Sono mesi che i sondaggi e i giornali raccontano che la destra gonfia le vele. Che Giorgia Meloni e Matteo Salvini si contendono il primo posto alle prossime elezioni politiche. E che il Pd e i 5 Stelle, ove mai si presentassero uniti, comunque non ce la farebbero a raggiungere la destra. Mesi di chiacchiericcio e null’altro. Nessun fine analista o giornalista di lungo corso ha ancora detto che la “prima repubblica” è solo un ricordo del passato, che i partiti si sono sciolti, che la rappresentanza politica degli elettori stenta a prendere corpo, che il centro è evaporato, che cresce pericolosamente l’area dell’antipolitica che ripara nell’astensionismo.
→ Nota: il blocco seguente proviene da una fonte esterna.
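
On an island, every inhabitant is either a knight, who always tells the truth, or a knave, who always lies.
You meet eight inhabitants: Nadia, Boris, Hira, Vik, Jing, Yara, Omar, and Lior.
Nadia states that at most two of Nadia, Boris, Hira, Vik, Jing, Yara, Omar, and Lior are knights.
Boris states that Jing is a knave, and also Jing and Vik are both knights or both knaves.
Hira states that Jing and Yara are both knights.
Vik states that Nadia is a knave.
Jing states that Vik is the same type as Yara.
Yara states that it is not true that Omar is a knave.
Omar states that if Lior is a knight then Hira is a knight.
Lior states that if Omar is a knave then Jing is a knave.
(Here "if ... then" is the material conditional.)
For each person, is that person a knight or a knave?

Knights: Hira, Vik, Jing, Yara, Omar, and Lior. Knaves: Nadia and Boris.

Nadia is a knave, and the claim "at most two of Nadia, Boris, Hira, Vik, Jing, Yara, Omar, and Lior are knights" is indeed false.
Boris is a knave, and the claim "Jing is a knave, and also Jing and Vik are both knights or both knaves" is indeed false.
Hira is a knight, so "Jing and Yara are both knights" must be True — and it is.
Vik is a knight, and the claim "Nadia is a knave" is indeed True.
Jing is a knight, and the claim "Vik is the same type as Yara" is indeed True.
As a knight, Yara's statement "it is not true that Omar is a knave" should be True; it is.
Omar is a knight, so "if Lior is a knight then Hira is a knight" must be True — and it is.
Lior is a knight, and the claim "if Omar is a knave then Jing is a knave" is indeed True.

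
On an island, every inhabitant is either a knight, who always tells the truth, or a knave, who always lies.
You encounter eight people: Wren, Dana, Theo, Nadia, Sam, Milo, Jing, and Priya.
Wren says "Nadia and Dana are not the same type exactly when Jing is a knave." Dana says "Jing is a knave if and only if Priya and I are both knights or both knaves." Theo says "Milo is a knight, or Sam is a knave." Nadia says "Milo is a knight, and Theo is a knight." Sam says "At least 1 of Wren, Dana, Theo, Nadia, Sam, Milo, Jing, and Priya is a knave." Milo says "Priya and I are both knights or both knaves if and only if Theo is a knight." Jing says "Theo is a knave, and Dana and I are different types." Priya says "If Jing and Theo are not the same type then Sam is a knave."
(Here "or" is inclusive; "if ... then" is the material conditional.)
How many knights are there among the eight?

3

The unique consistent assignment is Wren=knight, Dana=knave, Theo=knave, Nadia=knave, Sam=knight, Milo=knave, Jing=knight, Priya=knave.
That has 3 knights.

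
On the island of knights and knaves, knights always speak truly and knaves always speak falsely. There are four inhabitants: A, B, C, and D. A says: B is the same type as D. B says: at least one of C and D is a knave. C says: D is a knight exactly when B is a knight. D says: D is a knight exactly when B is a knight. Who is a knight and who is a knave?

A is a knave; "B is the same type as D" is False, as required.
B is a knight, and the claim "at least one of C and D is a knave" is indeed true.
C is a knave, and the claim "D is a knight exactly when B is a knight" is indeed False.
D is a knave, and the claim "D is a knight exactly when B is a knight" is indeed False.

Knights: B. Knaves: A, C, and D.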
La politica si è cacciata in un cul de sac. La campagna elettorale in corso per il voto amministrativo in grandi città (Roma, Milano, Napoli, Torino, Bologna) e per la Regione Calabria mostra i segnali di un cambiamento. La macelleria del web – gli odiatori e gli urlatori che hanno preso il sopravvento, come nel caso dei “no vax” e “no pass” – ha alterato la percezione della realtà. E dunque anche i sondaggi di questi ultimi giorni di campagna elettorale vanno presi con le pinze.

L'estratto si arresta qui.